Be as it may, it should be noted and strongly emphasized that other job occupations experience roughly the same amount if not more detrimental health effects. This proves that a worker who sits in his cubicle from 9-5, or an elementary school teacher who works with toddlers may also place themselves at risk for unwanted health consequences whether they be physical, mental, emotional, or a combination of sorts. For instance, a healthy and youthful individual who lands a prestige corporate job might endure painstaking sexual harassment from chairpersons above them (emotional harm), or carpal tunnel which may require corrective surgery (physical detriment), or even experience hallucinations or delusions due in part to the heavy workload, long hours, and insufficient sleep (mental well-being compromised).

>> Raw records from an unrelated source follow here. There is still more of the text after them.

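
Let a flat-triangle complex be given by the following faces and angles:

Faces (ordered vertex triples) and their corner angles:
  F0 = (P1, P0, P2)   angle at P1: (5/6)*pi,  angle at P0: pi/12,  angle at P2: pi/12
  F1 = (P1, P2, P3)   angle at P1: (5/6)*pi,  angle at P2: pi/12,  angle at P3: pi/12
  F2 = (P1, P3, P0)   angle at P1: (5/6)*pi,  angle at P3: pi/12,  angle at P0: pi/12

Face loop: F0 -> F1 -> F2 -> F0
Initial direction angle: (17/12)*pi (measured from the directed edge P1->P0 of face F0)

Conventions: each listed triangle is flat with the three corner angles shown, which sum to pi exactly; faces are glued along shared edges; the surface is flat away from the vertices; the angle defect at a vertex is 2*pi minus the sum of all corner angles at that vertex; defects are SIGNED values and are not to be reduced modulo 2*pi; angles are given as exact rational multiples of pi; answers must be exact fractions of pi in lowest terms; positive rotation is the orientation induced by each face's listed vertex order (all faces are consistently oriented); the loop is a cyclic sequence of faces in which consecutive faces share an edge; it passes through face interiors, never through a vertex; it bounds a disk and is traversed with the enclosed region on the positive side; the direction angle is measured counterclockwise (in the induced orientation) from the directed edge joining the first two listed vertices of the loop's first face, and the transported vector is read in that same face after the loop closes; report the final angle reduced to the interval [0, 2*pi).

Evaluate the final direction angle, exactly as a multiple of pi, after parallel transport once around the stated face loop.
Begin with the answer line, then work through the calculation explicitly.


Answer: final direction angle = (11/12)*pi

enclosed vertex P1: corner angles sum to (5/2)*pi, defect = 2*pi - (5/2)*pi = -pi/2
transport around the loop rotates by the sum of enclosed defects; add to the initial angle mod 2*pi
final angle = (17/12)*pi - pi/2 = (11/12)*pi (mod 2*pi)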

As we know now, prostitution is regarded as the first official profession known to the human race. Dating back to ancient times, prostitution served as a female’s instinctive/shrewd source of income or other gain, while the male counterpart relied on mere biological strength. In simpler terms, men had no choice but to be hunters and do the hard/dirty work, while women used their anatomical leverage against men and sought the easier tasks such as gathering. Undeniably, prostitution serves a vital function in society in and in the financial realm; one might even say it has played a part in holding a socioeconomic infrastructure together throughout history and in modern times. The question lies behind why prostitution is deemed immoral and labeled illegal in most parts of the world and in the U.S. When it boils down to a solid answer, taxes and involvement of the IRS, as well as legislative and executive branch efforts are the reason why prostitution is kept illegal—to protect a delicate economic framework. Disrupting such framework would imply the need for hundreds if not thousands of hours, dollars, and energy spent on policy and lawmaking, as well as the executive vigilance to carry out such laws, and not to mention the need for special health care services being routinely provided to sex workers to protect their safety as in any other occupation. In sum, the prostitution industry touches base with social, economic, and physical facets which coincidently tend to overlap when being viewed through a functionalist perspective.